Les jeunes du village Tiâchach, sur les hauteurs de Tizi-Gheniff, ont exprimé leur ras-le bol, avant-hier, en organisant une action de protestation qui a consiste en la fermeture de la mairie dès la matinée. « Ils se sont organisés et ont agi seuls, mais en tant que comité de village, nous les avons soutenus », nous a déclaré un membre du comité de village. Et à un autre d’ajouter:  » nous n’avons rien. Même cette aire de jeux promise depuis longtemps est loin d’être achevée afin de casser la monotonie que vivent les jeunes ». En effet, la principale revendication de ces jeunes était axée sur la livraison rapide de cette aire de jeux. « On a entendu parler d’une enveloppe supplémentaire pour l’achèvement des travaux, mais rien ne pointe à l’horizon. On nous mène en bateau et on nous renvoie d’une procédure à une autre. À quand la relance de ce projet? », s’interrogera un autre intervenant. Le maire et les autres élus ont reçu une délégation représentant les protestataires. A la fin de la réunion, le maire les a rassurés que d’ici mardi prochain, ils auront une réponse définitive à ce sujet. « D’ici mardi, si nous ne voyons pas l’entreprise sur le terrain, nous reviendrons et nous fermerons la mairie jusqu’à l’aboutissement de cette revendication », nous confiera un membre de la délégation. Après la réponse du maire, les jeunes ont libéré les lieux. Dans ce village, les jeunes souffrent de tous les manques.
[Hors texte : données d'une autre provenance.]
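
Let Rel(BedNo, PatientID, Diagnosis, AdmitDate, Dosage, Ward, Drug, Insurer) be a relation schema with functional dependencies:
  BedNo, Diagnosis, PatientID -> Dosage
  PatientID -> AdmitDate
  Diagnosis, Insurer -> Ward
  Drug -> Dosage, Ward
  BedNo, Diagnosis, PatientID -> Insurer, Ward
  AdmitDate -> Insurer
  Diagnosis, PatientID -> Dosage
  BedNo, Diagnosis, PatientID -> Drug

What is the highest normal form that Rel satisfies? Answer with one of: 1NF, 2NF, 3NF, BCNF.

1NF

Candidate key: {BedNo, Diagnosis, PatientID}. Prime attributes: {BedNo, Diagnosis, PatientID}.
PatientID -> AdmitDate breaks BCNF: {PatientID}⁺ = {AdmitDate, Insurer, PatientID}, so {PatientID} is not a superkey.
PatientID -> AdmitDate determines the non-prime attribute {AdmitDate} from a non-superkey — 3NF is violated.
The proper key subset {PatientID} of {BedNo, Diagnosis, PatientID} determines non-prime {AdmitDate, Insurer}, so the relation is not even in 2NF.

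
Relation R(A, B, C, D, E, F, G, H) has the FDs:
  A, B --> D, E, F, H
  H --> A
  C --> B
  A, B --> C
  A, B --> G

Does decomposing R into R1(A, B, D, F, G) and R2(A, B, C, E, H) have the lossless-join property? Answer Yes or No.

Common attributes: {A, B}; their closure is {A, B, C, D, E, F, G, H}.
This includes all of R1, so the common attributes are a superkey of R1 — the join is lossless.

Yes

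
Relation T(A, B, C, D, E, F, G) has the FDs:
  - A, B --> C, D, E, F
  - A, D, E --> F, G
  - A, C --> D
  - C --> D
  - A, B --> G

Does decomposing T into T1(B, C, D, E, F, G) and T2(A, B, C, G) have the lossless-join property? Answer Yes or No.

No

The shared attributes are {B, C, G} and {B, C, G}⁺ = {B, C, D, G}.
T1 ⊄ {B, C, D, G} and T2 ⊄ {B, C, D, G}, so the split is lossy.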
En plus du chômage, ils sont livrés à eux-mêmes, n’ayant ni aire de jeux, ni foyer pour jeunes. « Nous avons une équipe de football, mais c’est à Tizi-Gheniff, Draâ El-Mizan ou encore M’Kira que les jeunes se déplacent pour jouer, moyennant des frais de transport qu’ils ne peuvent à chaque fois assumer. Parfois, nous ne rentrons que tard dans la nuit. Comment voulez-vous que ces jeunes soient calmes et sereins? Ils n’ont rien, ils vivent dans l’oisiveté et s’adonnent à tous les vices », conclura un dernier intervenant. Devant cet état de fait, les jeunes de Tiâchach sont décidés à aller jusqu’au bout de leurs revendications.